I lead the Security and Privacy Research and Engineering team in MSR.
My main interest is developing new platform security features. I was one of the architects of the original Trusted Platform Module (TPM), and led the team that developed TPM2. I was also involved in the development of the DRTM/TXT secure-boot technology, and ARM TrustZone. These technologies (and newer alternatives like Intel SGX) underpin the field of Trusted Computing: an active research area that is exploring the consequences of computer programs as authenticated security principals in local and distributed computing.

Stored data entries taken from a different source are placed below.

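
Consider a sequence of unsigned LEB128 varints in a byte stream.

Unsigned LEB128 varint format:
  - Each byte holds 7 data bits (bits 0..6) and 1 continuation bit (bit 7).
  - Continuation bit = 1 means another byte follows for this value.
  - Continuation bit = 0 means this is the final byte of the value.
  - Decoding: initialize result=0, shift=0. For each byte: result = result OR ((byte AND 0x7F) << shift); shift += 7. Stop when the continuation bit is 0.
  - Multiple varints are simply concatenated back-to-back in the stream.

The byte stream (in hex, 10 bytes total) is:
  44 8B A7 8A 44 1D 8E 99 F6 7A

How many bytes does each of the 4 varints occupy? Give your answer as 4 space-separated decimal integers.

Answer: 1 4 1 4

Derivation:
  byte[0]=0x44 cont=0 payload=0x44=68: acc |= 68<<0 -> acc=68 shift=7 [end]
Varint 1: bytes[0:1] = 44 -> value 68 (1 byte(s))
  byte[1]=0x8B cont=1 payload=0x0B=11: acc |= 11<<0 -> acc=11 shift=7
  byte[2]=0xA7 cont=1 payload=0x27=39: acc |= 39<<7 -> acc=5003 shift=14
  byte[3]=0x8A cont=1 payload=0x0A=10: acc |= 10<<14 -> acc=168843 shift=21
  byte[4]=0x44 cont=0 payload=0x44=68: acc |= 68<<21 -> acc=142775179 shift=28 [end]
Varint 2: bytes[1:5] = 8B A7 8A 44 -> value 142775179 (4 byte(s))
  byte[5]=0x1D cont=0 payload=0x1D=29: acc |= 29<<0 -> acc=29 shift=7 [end]
Varint 3: bytes[5:6] = 1D -> value 29 (1 byte(s))
  byte[6]=0x8E cont=1 payload=0x0E=14: acc |= 14<<0 -> acc=14 shift=7
  byte[7]=0x99 cont=1 payload=0x19=25: acc |= 25<<7 -> acc=3214 shift=14
  byte[8]=0xF6 cont=1 payload=0x76=118: acc |= 118<<14 -> acc=1936526 shift=21
  byte[9]=0x7A cont=0 payload=0x7A=122: acc |= 122<<21 -> acc=257789070 shift=28 [end]
Varint 4: bytes[6:10] = 8E 99 F6 7A -> value 257789070 (4 byte(s))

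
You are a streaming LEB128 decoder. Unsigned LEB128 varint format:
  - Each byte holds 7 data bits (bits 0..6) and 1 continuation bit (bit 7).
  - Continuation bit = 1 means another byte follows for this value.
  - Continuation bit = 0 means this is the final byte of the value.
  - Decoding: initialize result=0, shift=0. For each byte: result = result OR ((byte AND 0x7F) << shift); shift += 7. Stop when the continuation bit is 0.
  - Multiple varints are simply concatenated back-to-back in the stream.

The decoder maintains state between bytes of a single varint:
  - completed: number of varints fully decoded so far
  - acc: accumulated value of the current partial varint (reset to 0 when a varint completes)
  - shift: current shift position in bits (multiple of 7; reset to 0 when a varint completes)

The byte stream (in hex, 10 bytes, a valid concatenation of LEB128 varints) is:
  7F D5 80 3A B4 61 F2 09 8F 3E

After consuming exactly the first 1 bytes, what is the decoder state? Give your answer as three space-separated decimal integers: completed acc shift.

byte[0]=0x7F cont=0 payload=0x7F: varint #1 complete (value=127); reset -> completed=1 acc=0 shift=0

Answer: 1 0 0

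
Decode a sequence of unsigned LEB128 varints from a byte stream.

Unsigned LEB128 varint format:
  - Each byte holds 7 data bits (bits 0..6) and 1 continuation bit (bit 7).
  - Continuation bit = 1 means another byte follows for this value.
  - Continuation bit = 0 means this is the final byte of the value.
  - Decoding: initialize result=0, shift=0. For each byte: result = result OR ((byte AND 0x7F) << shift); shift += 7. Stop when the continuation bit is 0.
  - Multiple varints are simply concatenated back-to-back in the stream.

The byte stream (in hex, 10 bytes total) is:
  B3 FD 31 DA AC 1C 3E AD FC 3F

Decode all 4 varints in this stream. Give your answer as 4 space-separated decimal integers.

  byte[0]=0xB3 cont=1 payload=0x33=51: acc |= 51<<0 -> acc=51 shift=7
  byte[1]=0xFD cont=1 payload=0x7D=125: acc |= 125<<7 -> acc=16051 shift=14
  byte[2]=0x31 cont=0 payload=0x31=49: acc |= 49<<14 -> acc=818867 shift=21 [end]
Varint 1: bytes[0:3] = B3 FD 31 -> value 818867 (3 byte(s))
  byte[3]=0xDA cont=1 payload=0x5A=90: acc |= 90<<0 -> acc=90 shift=7
  byte[4]=0xAC cont=1 payload=0x2C=44: acc |= 44<<7 -> acc=5722 shift=14
  byte[5]=0x1C cont=0 payload=0x1C=28: acc |= 28<<14 -> acc=464474 shift=21 [end]
Varint 2: bytes[3:6] = DA AC 1C -> value 464474 (3 byte(s))
  byte[6]=0x3E cont=0 payload=0x3E=62: acc |= 62<<0 -> acc=62 shift=7 [end]
Varint 3: bytes[6:7] = 3E -> value 62 (1 byte(s))
  byte[7]=0xAD cont=1 payload=0x2D=45: acc |= 45<<0 -> acc=45 shift=7
  byte[8]=0xFC cont=1 payload=0x7C=124: acc |= 124<<7 -> acc=15917 shift=14
  byte[9]=0x3F cont=0 payload=0x3F=63: acc |= 63<<14 -> acc=1048109 shift=21 [end]
Varint 4: bytes[7:10] = AD FC 3F -> value 1048109 (3 byte(s))

Answer: 818867 464474 62 1048109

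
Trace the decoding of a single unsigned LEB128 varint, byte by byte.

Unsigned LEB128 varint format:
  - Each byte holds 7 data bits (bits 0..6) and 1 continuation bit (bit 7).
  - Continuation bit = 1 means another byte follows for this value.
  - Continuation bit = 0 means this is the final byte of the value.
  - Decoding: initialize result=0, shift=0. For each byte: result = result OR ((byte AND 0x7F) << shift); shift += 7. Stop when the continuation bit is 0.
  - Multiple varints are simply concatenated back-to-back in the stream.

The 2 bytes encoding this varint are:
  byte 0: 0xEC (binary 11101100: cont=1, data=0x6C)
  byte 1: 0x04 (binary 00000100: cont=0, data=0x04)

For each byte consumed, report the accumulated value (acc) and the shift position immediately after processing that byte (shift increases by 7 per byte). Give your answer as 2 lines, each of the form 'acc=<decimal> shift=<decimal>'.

byte 0=0xEC: payload=0x6C=108, contrib = 108<<0 = 108; acc -> 108, shift -> 7
byte 1=0x04: payload=0x04=4, contrib = 4<<7 = 512; acc -> 620, shift -> 14

Answer: acc=108 shift=7
acc=620 shift=14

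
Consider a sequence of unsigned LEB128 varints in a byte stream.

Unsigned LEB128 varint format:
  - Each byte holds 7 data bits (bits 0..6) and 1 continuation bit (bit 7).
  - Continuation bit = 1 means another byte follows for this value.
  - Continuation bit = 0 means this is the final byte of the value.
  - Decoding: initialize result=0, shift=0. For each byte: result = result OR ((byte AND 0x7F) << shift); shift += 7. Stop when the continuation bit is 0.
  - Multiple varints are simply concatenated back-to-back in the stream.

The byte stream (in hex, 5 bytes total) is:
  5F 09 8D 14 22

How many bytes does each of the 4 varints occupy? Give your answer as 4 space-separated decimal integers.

Answer: 1 1 2 1

Derivation:
  byte[0]=0x5F cont=0 payload=0x5F=95: acc |= 95<<0 -> acc=95 shift=7 [end]
Varint 1: bytes[0:1] = 5F -> value 95 (1 byte(s))
  byte[1]=0x09 cont=0 payload=0x09=9: acc |= 9<<0 -> acc=9 shift=7 [end]
Varint 2: bytes[1:2] = 09 -> value 9 (1 byte(s))
  byte[2]=0x8D cont=1 payload=0x0D=13: acc |= 13<<0 -> acc=13 shift=7
  byte[3]=0x14 cont=0 payload=0x14=20: acc |= 20<<7 -> acc=2573 shift=14 [end]
Varint 3: bytes[2:4] = 8D 14 -> value 2573 (2 byte(s))
  byte[4]=0x22 cont=0 payload=0x22=34: acc |= 34<<0 -> acc=34 shift=7 [end]
Varint 4: bytes[4:5] = 22 -> value 34 (1 byte(s))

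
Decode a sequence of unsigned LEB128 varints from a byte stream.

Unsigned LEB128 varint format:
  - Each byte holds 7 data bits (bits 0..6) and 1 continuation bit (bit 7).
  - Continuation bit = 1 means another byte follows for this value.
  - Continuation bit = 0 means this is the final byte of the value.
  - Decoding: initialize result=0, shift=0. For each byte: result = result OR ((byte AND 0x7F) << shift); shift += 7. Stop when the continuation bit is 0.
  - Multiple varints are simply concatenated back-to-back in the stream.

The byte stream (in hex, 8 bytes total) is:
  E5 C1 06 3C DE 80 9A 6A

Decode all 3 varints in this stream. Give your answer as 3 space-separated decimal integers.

Answer: 106725 60 222724190

Derivation:
  byte[0]=0xE5 cont=1 payload=0x65=101: acc |= 101<<0 -> acc=101 shift=7
  byte[1]=0xC1 cont=1 payload=0x41=65: acc |= 65<<7 -> acc=8421 shift=14
  byte[2]=0x06 cont=0 payload=0x06=6: acc |= 6<<14 -> acc=106725 shift=21 [end]
Varint 1: bytes[0:3] = E5 C1 06 -> value 106725 (3 byte(s))
  byte[3]=0x3C cont=0 payload=0x3C=60: acc |= 60<<0 -> acc=60 shift=7 [end]
Varint 2: bytes[3:4] = 3C -> value 60 (1 byte(s))
  byte[4]=0xDE cont=1 payload=0x5E=94: acc |= 94<<0 -> acc=94 shift=7
  byte[5]=0x80 cont=1 payload=0x00=0: acc |= 0<<7 -> acc=94 shift=14
  byte[6]=0x9A cont=1 payload=0x1A=26: acc |= 26<<14 -> acc=426078 shift=21
  byte[7]=0x6A cont=0 payload=0x6A=106: acc |= 106<<21 -> acc=222724190 shift=28 [end]
Varint 3: bytes[4:8] = DE 80 9A 6A -> value 222724190 (4 byte(s))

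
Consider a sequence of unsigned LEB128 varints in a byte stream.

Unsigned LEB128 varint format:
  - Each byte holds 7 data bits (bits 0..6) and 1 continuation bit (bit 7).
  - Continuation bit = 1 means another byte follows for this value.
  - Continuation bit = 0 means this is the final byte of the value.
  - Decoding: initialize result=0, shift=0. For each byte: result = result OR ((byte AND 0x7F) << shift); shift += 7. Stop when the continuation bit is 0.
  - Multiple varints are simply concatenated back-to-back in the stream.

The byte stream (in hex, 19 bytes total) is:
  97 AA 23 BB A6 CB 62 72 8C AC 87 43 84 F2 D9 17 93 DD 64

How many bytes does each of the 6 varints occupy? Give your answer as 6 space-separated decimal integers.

  byte[0]=0x97 cont=1 payload=0x17=23: acc |= 23<<0 -> acc=23 shift=7
  byte[1]=0xAA cont=1 payload=0x2A=42: acc |= 42<<7 -> acc=5399 shift=14
  byte[2]=0x23 cont=0 payload=0x23=35: acc |= 35<<14 -> acc=578839 shift=21 [end]
Varint 1: bytes[0:3] = 97 AA 23 -> value 578839 (3 byte(s))
  byte[3]=0xBB cont=1 payload=0x3B=59: acc |= 59<<0 -> acc=59 shift=7
  byte[4]=0xA6 cont=1 payload=0x26=38: acc |= 38<<7 -> acc=4923 shift=14
  byte[5]=0xCB cont=1 payload=0x4B=75: acc |= 75<<14 -> acc=1233723 shift=21
  byte[6]=0x62 cont=0 payload=0x62=98: acc |= 98<<21 -> acc=206754619 shift=28 [end]
Varint 2: bytes[3:7] = BB A6 CB 62 -> value 206754619 (4 byte(s))
  byte[7]=0x72 cont=0 payload=0x72=114: acc |= 114<<0 -> acc=114 shift=7 [end]
Varint 3: bytes[7:8] = 72 -> value 114 (1 byte(s))
  byte[8]=0x8C cont=1 payload=0x0C=12: acc |= 12<<0 -> acc=12 shift=7
  byte[9]=0xAC cont=1 payload=0x2C=44: acc |= 44<<7 -> acc=5644 shift=14
  byte[10]=0x87 cont=1 payload=0x07=7: acc |= 7<<14 -> acc=120332 shift=21
  byte[11]=0x43 cont=0 payload=0x43=67: acc |= 67<<21 -> acc=140629516 shift=28 [end]
Varint 4: bytes[8:12] = 8C AC 87 43 -> value 140629516 (4 byte(s))
  byte[12]=0x84 cont=1 payload=0x04=4: acc |= 4<<0 -> acc=4 shift=7
  byte[13]=0xF2 cont=1 payload=0x72=114: acc |= 114<<7 -> acc=14596 shift=14
  byte[14]=0xD9 cont=1 payload=0x59=89: acc |= 89<<14 -> acc=1472772 shift=21
  byte[15]=0x17 cont=0 payload=0x17=23: acc |= 23<<21 -> acc=49707268 shift=28 [end]
Varint 5: bytes[12:16] = 84 F2 D9 17 -> value 49707268 (4 byte(s))
  byte[16]=0x93 cont=1 payload=0x13=19: acc |= 19<<0 -> acc=19 shift=7
  byte[17]=0xDD cont=1 payload=0x5D=93: acc |= 93<<7 -> acc=11923 shift=14
  byte[18]=0x64 cont=0 payload=0x64=100: acc |= 100<<14 -> acc=1650323 shift=21 [end]
Varint 6: bytes[16:19] = 93 DD 64 -> value 1650323 (3 byte(s))

Answer: 3 4 1 4 4 3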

My current projects include leading the RIoT (Robust IoT) initiative, which brings Trusted Computing to the tiniest of devices, at essentially zero cost. I’m also leading a broad hardware/software/services effort to improve the resiliency and recoverability of computing devices.
In addition to my work developing and promoting hardware features, I work to turn these building-blocks into practical and useful features for users. While working in the Windows organization, I was one of the lead architects of Microsoft Bitlocker drive encryption technology, and the lead architect of the (ill-fated) Next Generation Secure Computing Base (NGSCB) project (now reborn as part of Windows under the name Virtual Secure Mode). I also led the team that brought new TPM2-based software features to our platforms, and wrote some of the widely-used open-source TPM programming libraries. Current work includes enabling RIoT and resiliency features for our IoT, client and cloud products.
I strive to enable broad adoption and benefit of my work through driving industry and international standards for security features and protocols. I also advise governments on security trends and strategies.
My work on fundamental platform security features was recognized by my election to the National Academy of Engineering in 2019.